Sebastiano Ardita, procuratore aggiunto a Catania, ha parlato in una intervista a Il Fatto Quotidiano delle conseguenze che la Riforma Cartabia potrebbe avere sui casi giudiziari di cronaca nera come quello relativo all’omicidio di Giulia Tramontano. “Alessandro Impagnatiello se sarà condannato e avrà attenuanti per la confessione o il beneficio per il percorso della giustizia riparativa, fra liberazione anticipata e misure alternative o libertà condizionale, potrebbe uscire dal carcere dopo una decina di anni, come è accaduto ad altri”, ha affermato.
I motivi sono da ricondurre ai principi di giustizia riparativa che sono stati introdotti. “La riforma prevede che sin dal primo atto l’indagato deve essere informato della facoltà di accedere a percorsi di giustizia riparativa. Dal momento che la giustizia riparativa è una cosa seria e presupporrebbe una elaborazione della propria condotta, oltreché la certezza della responsabilità penale, ritengo che sia improponibile che immediatamente dopo l’arresto si possano avviare questi percorsi, anche per rispetto delle vittime dei reati”.
Ardita: “Alessandro Impagnatiello libero tra 10 anni”. L’effetto della Riforma Cartabia
La Riforma Cartabia, secondo il magistrato Sebastiano Ardita, apre dunque a scenari piuttosto preoccupanti. “È offensivo, oltreché pericoloso, che un indagato per violenza sessuale o per omicidio, possa chiedere di incontrare la vittima o i parenti prima ancora del processo”, ha aggiunto. È ciò che potrebbe accadere alla famiglia di Giulia Tramontano, la ventinovenne al settimo mese di gravidanza che è stata uccisa dal compagno Alessandro Impagnatiello in provincia di Milano. Anche per il caso di Alberto Genovese nelle scorse settimane si è discussa questa ipotesi.

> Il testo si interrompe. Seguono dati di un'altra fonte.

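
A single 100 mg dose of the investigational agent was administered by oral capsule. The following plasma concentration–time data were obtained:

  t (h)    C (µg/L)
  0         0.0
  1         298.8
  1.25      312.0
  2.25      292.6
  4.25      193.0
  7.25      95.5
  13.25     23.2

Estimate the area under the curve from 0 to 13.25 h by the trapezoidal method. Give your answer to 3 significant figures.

AUC = 1800 µg/L·h

Trapezoidal AUC_0→13.25:
  [0→1]: (0.0+298.8)/2 × 1 = 149.4
  [1→1.25]: (298.8+312.0)/2 × 0.25 = 76.35
  [1.25→2.25]: (312.0+292.6)/2 × 1 = 302.3
  [2.25→4.25]: (292.6+193.0)/2 × 2 = 485.6
  [4.25→7.25]: (193.0+95.5)/2 × 3 = 432.75
  [7.25→13.25]: (95.5+23.2)/2 × 6 = 356.1
  Sum = 1802.5 µg/L·h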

Il testo tra l’altro aveva trasformato i reati a procedibilità d’ufficio in procedibili solo a querela come la minaccia o il sequestro. Il Parlamento ha corretto solo nel caso in cui quei reati siano commessi con l’aggravante di mafia o terrorismo. “Non è sufficiente. Nella gran parte dei casi la procedibilità a querela andrà a danno dei più deboli tra le vittime dei reati. La minaccia e la violenza potrebbero servire a scoraggiare anche la testimonianza o la denuncia dei semplici cittadini”, ha concluso l’esperto.